Personally, I don’t understand how the oil companies can justify passing the entire burden off on the American people of the rising cost of gasoline considering our current economic recession. Exxon Mobil Corp., BP America Inc., Shell Oil Co., Chevron Corp., and ConocoPhillip know high fuel prices are hurting consumers, but on Tuesday they defended their profits of $123 billion last year as in line with other industries. “Our earnings, though high in absolute terms, need to be viewed in the context of the scale and cyclical, long-term nature of our industry as well as the huge investment requirements,” said J.S. Simon, Exxon Mobil’s senior vice president.
“On April Fool’s Day, the biggest joke of all is being played on American families by Big Oil,” said Rep. Edward Markey, D-Mass. Markey wants oil companies to invest 10 percent of their profits to develop renewable energy, as well as relinquish up to $18 billion in tax breaks over 10 years. This money would then be used to support renewable energy and conservation. The oil companies’ response to this proposal is that they have already spent $3.5 billion over the last five years on renewable fuels, and they reject any tax increases. That may be, but it hasn’t been enough, or all of our cars would be getting at least 50 mpg. Without government intervention, the oil companies will continue to gouge the American consumer while making record profits. “These companies are defending billions of federal subsidies … while reaping over a hundred billion dollars in profits in just the last year alone,” stated Markey, chairman of the Select Committee on Energy Independence and Global Warming. The House of Representatives has already approved legislation that will end tax breaks for big oil, while using this revenue to support wind, solar and other renewable fuels. The Senate has yet to pass this legislation.

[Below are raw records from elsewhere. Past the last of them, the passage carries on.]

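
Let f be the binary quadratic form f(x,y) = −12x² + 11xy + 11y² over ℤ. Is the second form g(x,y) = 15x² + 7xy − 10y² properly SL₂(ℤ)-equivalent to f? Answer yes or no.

D₁ = 649, D₂ = 649
river cycle of f (length 34): (11, 11, -12), (-12, 13, 10), (10, 7, -15), (-15, 23, 2), (2, 25, -3), (-3, 23, 10), (10, 17, -9), (-9, 19, 8), (8, 13, -15), (-15, 17, 6), … (24 more)
river cycle of g (length 34): (-10, 13, 12), (12, 11, -11), (-11, 11, 12), (12, 13, -10), (-10, 7, 15), (15, 23, -2), (-2, 25, 3), (3, 23, -10), (-10, 17, 9), (9, 19, -8), … (24 more)
cycles differ ⇒ inequivalent

no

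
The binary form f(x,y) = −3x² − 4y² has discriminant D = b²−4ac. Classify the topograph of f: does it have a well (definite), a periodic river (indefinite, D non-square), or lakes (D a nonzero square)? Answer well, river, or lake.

D = b²−4ac = 0² − 4·(-3)·(-4) = -48
D < 0 ⇒ definite ⇒ every region one sign ⇒ single well

well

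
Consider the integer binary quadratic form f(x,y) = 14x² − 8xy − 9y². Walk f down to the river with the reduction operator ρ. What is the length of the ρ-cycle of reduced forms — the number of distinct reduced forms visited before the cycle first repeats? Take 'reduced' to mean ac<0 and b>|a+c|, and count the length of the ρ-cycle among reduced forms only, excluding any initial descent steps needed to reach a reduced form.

D = 568, ⌊√D⌋ = 23
descent: ρ → (-9,8,14)  [lands on river]
river: ρ → (14,20,-3)
river: ρ → (-3,22,7)
river: ρ → (7,20,-6)
river: ρ → (-6,16,13)
river: ρ → (13,10,-9)
ρ-cycle length = 6 (tail of 1 descent step not counted)

6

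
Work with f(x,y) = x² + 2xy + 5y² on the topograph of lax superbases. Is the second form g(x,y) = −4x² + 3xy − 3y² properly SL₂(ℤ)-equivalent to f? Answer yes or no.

D₁ = -16, D₂ = -39
discriminants differ ⇒ not SL₂(ℤ)-equivalent

no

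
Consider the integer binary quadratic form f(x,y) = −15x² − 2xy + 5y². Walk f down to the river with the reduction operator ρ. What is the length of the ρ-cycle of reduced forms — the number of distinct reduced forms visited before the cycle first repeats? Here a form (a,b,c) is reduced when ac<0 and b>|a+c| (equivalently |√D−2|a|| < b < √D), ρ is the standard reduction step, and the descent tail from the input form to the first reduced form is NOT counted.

D = 304, ⌊√D⌋ = 17
descent: ρ → (5,12,-8)  [lands on river]
river: ρ → (-8,4,9)
river: ρ → (9,14,-3)
river: ρ → (-3,16,4)
river: ρ → (4,16,-3)
river: ρ → (-3,14,9)
river: ρ → (9,4,-8)
river: ρ → (-8,12,5)
river: ρ → (5,8,-12)
river: ρ → (-12,16,1)
river: ρ → (1,16,-12)
river: ρ → (-12,8,5)
ρ-cycle length = 12 (tail of 1 descent step not counted)

12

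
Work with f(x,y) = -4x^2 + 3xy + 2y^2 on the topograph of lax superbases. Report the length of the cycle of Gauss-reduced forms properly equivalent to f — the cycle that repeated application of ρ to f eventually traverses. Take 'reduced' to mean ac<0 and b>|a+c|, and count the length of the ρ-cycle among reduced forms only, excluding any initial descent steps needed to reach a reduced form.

D = 41, ⌊√D⌋ = 6
river: ρ → (2,5,-2)
river: ρ → (-2,3,4)
river: ρ → (4,5,-1)
river: ρ → (-1,5,4)
river: ρ → (4,3,-2)
river: ρ → (-2,5,2)
river: ρ → (2,3,-4)
river: ρ → (-4,5,1)
river: ρ → (1,5,-4)
river: ρ → (-4,3,2)
ρ-cycle length = 10 (tail of 0 descent steps not counted)

10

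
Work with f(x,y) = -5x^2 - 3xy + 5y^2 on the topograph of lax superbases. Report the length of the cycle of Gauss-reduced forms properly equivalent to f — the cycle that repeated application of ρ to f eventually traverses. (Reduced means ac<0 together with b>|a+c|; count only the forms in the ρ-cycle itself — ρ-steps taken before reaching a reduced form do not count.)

D = 109, ⌊√D⌋ = 10
descent: ρ → (5,3,-5)  [lands on river]
river: ρ → (-5,7,3)
river: ρ → (3,5,-7)
river: ρ → (-7,9,1)
river: ρ → (1,9,-7)
river: ρ → (-7,5,3)
river: ρ → (3,7,-5)
river: ρ → (-5,3,5)
river: ρ → (5,7,-3)
river: ρ → (-3,5,7)
river: ρ → (7,9,-1)
river: ρ → (-1,9,7)
river: ρ → (7,5,-3)
river: ρ → (-3,7,5)
ρ-cycle length = 14 (tail of 1 descent step not counted)

14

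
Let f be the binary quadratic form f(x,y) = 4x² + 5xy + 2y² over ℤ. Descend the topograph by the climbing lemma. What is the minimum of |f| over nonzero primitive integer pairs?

translate: b→-3 (≡5 mod 8), so (4,5,2)→(4,-3,1)
flip: (4,-3,1)→(1,3,4)
translate: b→1 (≡3 mod 2), so (1,3,4)→(1,1,2)
reduced (well bottom): (1,1,2) with a≤c, −a<b≤a
well minimum = a = 1

1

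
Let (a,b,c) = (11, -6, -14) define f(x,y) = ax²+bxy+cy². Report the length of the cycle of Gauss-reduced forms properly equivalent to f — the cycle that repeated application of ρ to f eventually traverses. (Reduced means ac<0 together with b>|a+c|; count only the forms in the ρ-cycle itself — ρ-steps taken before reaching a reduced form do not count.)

D = 652, ⌊√D⌋ = 25
descent: ρ → (-14,6,11)  [lands on river]
river: ρ → (11,16,-9)
river: ρ → (-9,20,7)
river: ρ → (7,22,-6)
river: ρ → (-6,14,19)
river: ρ → (19,24,-1)
river: ρ → (-1,24,19)
river: ρ → (19,14,-6)
river: ρ → (-6,22,7)
river: ρ → (7,20,-9)
river: ρ → (-9,16,11)
river: ρ → (11,6,-14)
river: ρ → (-14,22,3)
river: ρ → (3,20,-21)
river: ρ → (-21,22,2)
river: ρ → (2,22,-21)
river: ρ → (-21,20,3)
river: ρ → (3,22,-14)
ρ-cycle length = 18 (tail of 1 descent step not counted)

18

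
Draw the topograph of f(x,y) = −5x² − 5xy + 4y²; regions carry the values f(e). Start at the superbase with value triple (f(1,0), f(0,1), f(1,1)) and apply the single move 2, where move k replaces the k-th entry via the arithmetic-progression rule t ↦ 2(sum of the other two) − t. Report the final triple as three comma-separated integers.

start (-5,4,-6) = (f(1,0),f(0,1),f(1,1))
replace slot 2: 2·((-5)+(-6)) − 4 = -26 → (-5,-26,-6)

-5,-26,-6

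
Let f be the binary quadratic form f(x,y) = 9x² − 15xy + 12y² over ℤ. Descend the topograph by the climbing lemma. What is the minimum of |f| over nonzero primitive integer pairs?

translate: b→3 (≡-15 mod 18), so (9,-15,12)→(9,3,6)
flip: (9,3,6)→(6,-3,9)
reduced (well bottom): (6,-3,9) with a≤c, −a<b≤a
well minimum = a = 6

6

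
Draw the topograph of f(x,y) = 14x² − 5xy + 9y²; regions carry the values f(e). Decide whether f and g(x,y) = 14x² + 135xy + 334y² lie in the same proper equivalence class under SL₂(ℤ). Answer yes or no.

D₁ = -479, D₂ = -479
f: flip: (14,-5,9)→(9,5,14)
f: reduced (well bottom): (9,5,14) with a≤c, −a<b≤a
g: translate: b→-5 (≡135 mod 28), so (14,135,334)→(14,-5,9)
g: flip: (14,-5,9)→(9,5,14)
g: reduced (well bottom): (9,5,14) with a≤c, −a<b≤a
reduced forms (9, 5, 14) vs (9, 5, 14) ⇒ equivalent

yes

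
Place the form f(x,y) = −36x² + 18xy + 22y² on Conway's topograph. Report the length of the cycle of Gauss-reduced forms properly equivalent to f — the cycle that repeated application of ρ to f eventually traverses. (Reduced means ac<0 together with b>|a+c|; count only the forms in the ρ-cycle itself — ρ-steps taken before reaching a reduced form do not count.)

D = 3492, ⌊√D⌋ = 59
river: ρ → (22,26,-32)
river: ρ → (-32,38,16)
river: ρ → (16,58,-2)
river: ρ → (-2,58,16)
river: ρ → (16,38,-32)
river: ρ → (-32,26,22)
river: ρ → (22,18,-36)
river: ρ → (-36,54,4)
river: ρ → (4,58,-8)
river: ρ → (-8,54,18)
river: ρ → (18,54,-8)
river: ρ → (-8,58,4)
river: ρ → (4,54,-36)
river: ρ → (-36,18,22)
ρ-cycle length = 14 (tail of 0 descent steps not counted)

14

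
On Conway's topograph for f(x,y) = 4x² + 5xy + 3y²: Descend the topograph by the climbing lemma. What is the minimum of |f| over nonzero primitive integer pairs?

translate: b→-3 (≡5 mod 8), so (4,5,3)→(4,-3,2)
flip: (4,-3,2)→(2,3,4)
translate: b→-1 (≡3 mod 4), so (2,3,4)→(2,-1,3)
reduced (well bottom): (2,-1,3) with a≤c, −a<b≤a
well minimum = a = 2

2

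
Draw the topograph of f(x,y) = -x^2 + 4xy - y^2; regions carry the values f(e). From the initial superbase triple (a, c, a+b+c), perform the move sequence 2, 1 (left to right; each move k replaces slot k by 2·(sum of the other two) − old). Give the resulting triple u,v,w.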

According to AP writer H. Josef Herbert, “Recently oil prices reached a peak of $111 a barrel. While declining a bit in recent days, the price remains above $100 and there’s talk of $4 a gallon gasoline in the coming months.” Oh yes, the threat of $4 a gallon; I paid $3.99 a gallon today. I have always felt that American gas prices were too low prior to the Bush administration — that these prices did not adequately reflect the value of this limited resource. Now that we are experiencing high gas prices, I can’t help but wonder what I am paying for when oil companies are making record profits and the “supplies of both gasoline and oil seemed to be adequate.” I wouldn’t mind paying the current price for gasoline if the oil companies’ profits were slashed in order to bring about new developments and change in American energy use.